先月9日には、東京・北区のJR赤羽駅で、「朝鮮人コロス会」と記された落書きが見つかった。同駅近くには東京朝鮮中高級学校があり、同校の多くの児童・生徒たちも同駅を利用している。問題の落書きはホームに掲示されていた横断幕に書かれており、既に消去されたが、児童・生徒、保護者には不安が広がっている。
人種差別撤廃を目指す研究者や弁護士でつくる「外国人人権法連絡会」などは18日、法務省に対し、ヘイトクライムの防止を求める要請文を提出。「ヘイトクライムが現実的に起こりえる危険な状況で、子どもたちは恐怖にさらされている」などとしている。要請文を受け取った同省の担当者は「ヘイトスピーチが許されないのは同じ思い、今日の話を受け止めて対応を検討する」と返答があったという。
全国朝鮮学校校長会によると、北朝鮮が発射したミサイルが日本上空を通過した4日以降、8日までに朝鮮学校6校に脅迫などの電話があった。また、4日の夜には、JR埼京線の電車内で東京朝鮮学校の中級部の生徒が「おまえ、朝鮮学校の生徒だろ」と男性から因縁をつけられ足を踏まれる暴行事件も発生。男性はさらに「日本にミサイル飛ばす国が高校無償化とか言ってんじゃねーよ」などと暴言を吐いたという。三重県や兵庫県でも生徒が暴言を浴びせられたことが確認されている。

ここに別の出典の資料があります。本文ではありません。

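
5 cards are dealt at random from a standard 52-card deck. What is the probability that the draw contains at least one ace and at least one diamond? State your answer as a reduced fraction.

229297/866320

There are C(52,5) = 2598960 possible draws.
By inclusion-exclusion on the complements, draws missing all aces or all diamonds: C(48,5) + C(39,5) − C(36,5) = 1712304 + 575757 − 376992 = 1911069.
So draws with at least one of each: 2598960 − 1911069 = 687891, probability 687891/2598960 = 229297/866320.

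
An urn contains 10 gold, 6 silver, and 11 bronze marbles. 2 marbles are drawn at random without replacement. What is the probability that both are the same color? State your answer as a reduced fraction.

115/351

There are C(27,2) = 351 ways to draw 2 marbles.
All same color: C(10,2) + C(6,2) + C(11,2) = 45 + 15 + 55 = 115.
Probability = 115/351.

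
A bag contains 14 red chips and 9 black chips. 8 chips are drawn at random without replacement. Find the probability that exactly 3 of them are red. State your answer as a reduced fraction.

The sample space is all 8-subsets of the 23: C(23,8) = 490314.
Selections with exactly 3 red: choose 3 of the 14 red and 5 of the 9 black, C(14,3)·C(9,5) = 364·126 = 45864.
Probability = 45864/490314 = 7644/81719.

7644/81719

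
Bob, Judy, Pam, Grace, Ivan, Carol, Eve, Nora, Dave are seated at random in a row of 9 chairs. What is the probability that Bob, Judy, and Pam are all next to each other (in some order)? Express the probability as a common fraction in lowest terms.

1/12

There are 9! = 362880 arrangements.
Treat the three as one block: 7! placements × 3! orders within the block = 5040·6 = 30240.
Probability = 30240/362880 = 1/12.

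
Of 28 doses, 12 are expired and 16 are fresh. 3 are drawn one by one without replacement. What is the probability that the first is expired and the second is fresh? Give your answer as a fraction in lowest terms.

Multiply the conditional probabilities at each draw: 12/28 · 16/27 = 192/756 = 16/63.

16/63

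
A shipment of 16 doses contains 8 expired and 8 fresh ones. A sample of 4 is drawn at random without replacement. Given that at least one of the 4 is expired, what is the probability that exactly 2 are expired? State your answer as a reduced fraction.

Work in counts. Selections with at least one expired: C(16,4) − C(8,4) = 1820 − 70 = 1750.
Of those, selections where exactly 2 are expired: C(8,2)·C(8,2) = 28·28 = 784.
Conditional probability = 784/1750 = 56/125.

56/125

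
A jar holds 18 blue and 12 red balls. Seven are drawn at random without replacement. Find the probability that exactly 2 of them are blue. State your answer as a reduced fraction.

561/9425

The sample space is all 7-subsets of the 30: C(30,7) = 2035800.
Selections with exactly 2 blue: choose 2 of the 18 blue and 5 of the 12 red, C(18,2)·C(12,5) = 153·792 = 121176.
Probability = 121176/2035800 = 561/9425.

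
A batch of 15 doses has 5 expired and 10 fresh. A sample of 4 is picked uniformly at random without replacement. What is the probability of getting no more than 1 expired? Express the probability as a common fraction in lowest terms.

54/91

There are C(15,4) = 1365 ways to choose the 4.
Favorable selections (no more than 1 expired): C(5,0)·C(10,4) + C(5,1)·C(10,3) = 210 + 600 = 810.
Probability = 810/1365 = 54/91.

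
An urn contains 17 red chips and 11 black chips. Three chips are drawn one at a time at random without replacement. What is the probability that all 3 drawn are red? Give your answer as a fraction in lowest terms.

Multiply the conditional probabilities at each draw: 17/28 · 16/27 · 15/26 = 4080/19656 = 170/819.

170/819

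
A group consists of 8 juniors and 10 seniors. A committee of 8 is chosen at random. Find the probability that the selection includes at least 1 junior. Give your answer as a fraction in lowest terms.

Total selections: C(18,8) = 43758.
The complement is all 8 are seniors: C(10,8) = 45.
Probability = 1 − 45/43758 = 43713/43758 = 4857/4862.

4857/4862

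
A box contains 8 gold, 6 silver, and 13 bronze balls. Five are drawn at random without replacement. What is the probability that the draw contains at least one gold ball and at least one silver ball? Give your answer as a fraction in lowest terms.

556/897

There are C(27,5) = 80730 possible draws.
By inclusion-exclusion on the complements, draws missing all gold or all silver: C(19,5) + C(21,5) − C(13,5) = 11628 + 20349 − 1287 = 30690.
So draws with at least one of each: 80730 − 30690 = 50040, probability 50040/80730 = 556/897.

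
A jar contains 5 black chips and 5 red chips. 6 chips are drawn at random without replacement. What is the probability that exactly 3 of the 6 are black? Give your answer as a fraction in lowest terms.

10/21

Total number of selections: C(10,6) = 210.
Selections with exactly 3 black: choose 3 of the 5 black and 3 of the 5 red, C(5,3)·C(5,3) = 10·10 = 100.
Probability = 100/210 = 10/21.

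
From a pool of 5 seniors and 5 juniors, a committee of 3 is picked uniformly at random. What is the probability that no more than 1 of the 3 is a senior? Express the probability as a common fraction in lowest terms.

1/2

Total selections: C(10,3) = 120.
Favorable selections (no more than 1 senior): C(5,0)·C(5,3) + C(5,1)·C(5,2) = 10 + 50 = 60.
Probability = 60/120 = 1/2.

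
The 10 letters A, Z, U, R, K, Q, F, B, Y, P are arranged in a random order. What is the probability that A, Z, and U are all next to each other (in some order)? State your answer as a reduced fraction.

There are 10! = 3628800 arrangements.
Treat the three as one block: 8! placements × 3! orders within the block = 40320·6 = 241920.
Probability = 241920/3628800 = 1/15.

1/15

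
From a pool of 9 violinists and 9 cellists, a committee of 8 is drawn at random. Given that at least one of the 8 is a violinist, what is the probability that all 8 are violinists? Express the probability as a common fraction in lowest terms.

Work in counts. Selections with at least one violinist: C(18,8) − C(9,8) = 43758 − 9 = 43749.
Of those, selections where all 8 are violinists: C(9,8) = 9.
Conditional probability = 9/43749 = 1/4861.

1/4861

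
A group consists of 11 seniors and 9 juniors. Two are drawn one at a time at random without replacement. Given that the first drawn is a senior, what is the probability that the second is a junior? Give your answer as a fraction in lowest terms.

9/19

After removing one senior, 19 remain: 10 seniors and 9 juniors.
So the probability the next is a junior is 9/19.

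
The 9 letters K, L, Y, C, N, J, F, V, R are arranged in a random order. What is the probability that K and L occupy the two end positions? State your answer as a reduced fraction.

There are 9! = 362880 arrangements.
Place K and L at the ends in 2 ways, arrange the remaining 7 in 7! = 5040 ways: 2·5040 = 10080.
Probability = 10080/362880 = 1/36.

1/36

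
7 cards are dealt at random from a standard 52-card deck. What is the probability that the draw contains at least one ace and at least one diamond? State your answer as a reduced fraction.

53122231/133784560

There are C(52,7) = 133784560 possible draws.
By inclusion-exclusion on the complements, draws missing all aces or all diamonds: C(48,7) + C(39,7) − C(36,7) = 73629072 + 15380937 − 8347680 = 80662329.
So draws with at least one of each: 133784560 − 80662329 = 53122231, probability 53122231/133784560.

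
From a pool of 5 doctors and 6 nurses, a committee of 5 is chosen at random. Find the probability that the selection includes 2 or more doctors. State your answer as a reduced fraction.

Total selections: C(11,5) = 462.
Count the complement (fewer than 2 doctors): C(5,0)·C(6,5) + C(5,1)·C(6,4) = 6 + 75 = 81.
Probability = 1 − 81/462 = 381/462 = 127/154.

127/154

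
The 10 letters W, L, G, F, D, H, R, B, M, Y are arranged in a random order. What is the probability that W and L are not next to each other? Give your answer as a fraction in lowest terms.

4/5

There are 10! = 3628800 arrangements.
Arrangements with W and L adjacent: 2·9! = 725760.
So not adjacent: 3628800 − 725760 = 2903040, probability 2903040/3628800 = 4/5.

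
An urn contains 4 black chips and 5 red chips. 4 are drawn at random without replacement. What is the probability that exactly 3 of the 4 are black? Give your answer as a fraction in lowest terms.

10/63

Total number of selections: C(9,4) = 126.
Selections with exactly 3 black: choose 3 of the 4 black and 1 of the 5 red, C(4,3)·C(5,1) = 4·5 = 20.
Probability = 20/126 = 10/63.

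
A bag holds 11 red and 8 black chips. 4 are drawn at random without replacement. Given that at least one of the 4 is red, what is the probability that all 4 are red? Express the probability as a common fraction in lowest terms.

15/173

Work in counts. Selections with at least one red: C(19,4) − C(8,4) = 3876 − 70 = 3806.
Of those, selections where all 4 are red: C(11,4) = 330.
Conditional probability = 330/3806 = 15/173.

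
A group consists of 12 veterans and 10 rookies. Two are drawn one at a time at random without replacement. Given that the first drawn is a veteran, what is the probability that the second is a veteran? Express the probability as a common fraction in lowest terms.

11/21

After removing one veteran, 21 remain: 11 veterans and 10 rookies.
So the probability the next is a veteran is 11/21.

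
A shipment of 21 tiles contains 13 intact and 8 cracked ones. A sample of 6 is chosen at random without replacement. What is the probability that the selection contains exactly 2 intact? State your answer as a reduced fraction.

Total number of selections: C(21,6) = 54264.
Selections with exactly 2 intact: choose 2 of the 13 intact and 4 of the 8 cracked, C(13,2)·C(8,4) = 78·70 = 5460.
Probability = 5460/54264 = 65/646.

65/646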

ヘイトクライムは後を絶たず、2020年1月には神奈川県川崎市の多文化交流施設「川崎市ふれあい館」在日コリアンを脅迫する内容の年賀はがきが送り付けられた。また、昨年3月には同館の館長宛に「死ね死ね死ね…」などと書かれた封書が届いた。
昨年8月30日には、在日コリアンが多く暮らす、京都府宇治市ウトロ地区で倉庫や住宅などが全半焼する火災が発生。その前月には名古屋市の在日本大韓民国民団(民団)や韓国学校の建物の一部が焼けた。これら建物に放火したとして、今年8月、非現住建造物等放火や建造物損壊などの罪に問われた男(23)の判決公判があり、京都地裁は「特定の出自を持つ人々に対する偏見や嫌悪感に基づくもの」と認定し、男に懲役4年の実刑判決を言い渡した。男は控訴せず刑が確定したが、京都新聞によると、判決後、同紙の取材に応じた男は「在日コリアンへの嫌悪感は変わらない」などと話したという。
朝鮮学校の教員や支援団体による法務省への要請書提出の動きに先立ち、東京弁護士会は13日、緊急のヘイトクライム対策を国に求める会長声明を出した。声明では「ヘイトクライムの問題性は、直接の被害者に対する加害だけにとどまらず、被害者と同一の属性を有しているすべての者に対し、『次は自分が標的となるのではないか』という恐怖心を与えることであり、また、差別意識を社会において扇動・促進し、新たなヘイトスピーチ及びヘイトクライムの連鎖を惹起(じゃっき)する点にある」と指摘。「当会は、連続するヘイトクライム事件を非難するとともに、政府に対し、ヘイトクライム対策を含む人権差別撤廃法の制定とともに、緊急のヘイトクライム対策を取ることを求めるものである」としている。
欧米ではヘイトクライムが社会問題化する中で、法整備が進むなど対策が取られている。しかし、日本は国連の人権差別撤廃委員会が人権差別禁止に関する包括法を定めることなどを勧告しているにもかかわらず、未だにヘイトクライム処罰を含む人種差別撤廃法を制定していない。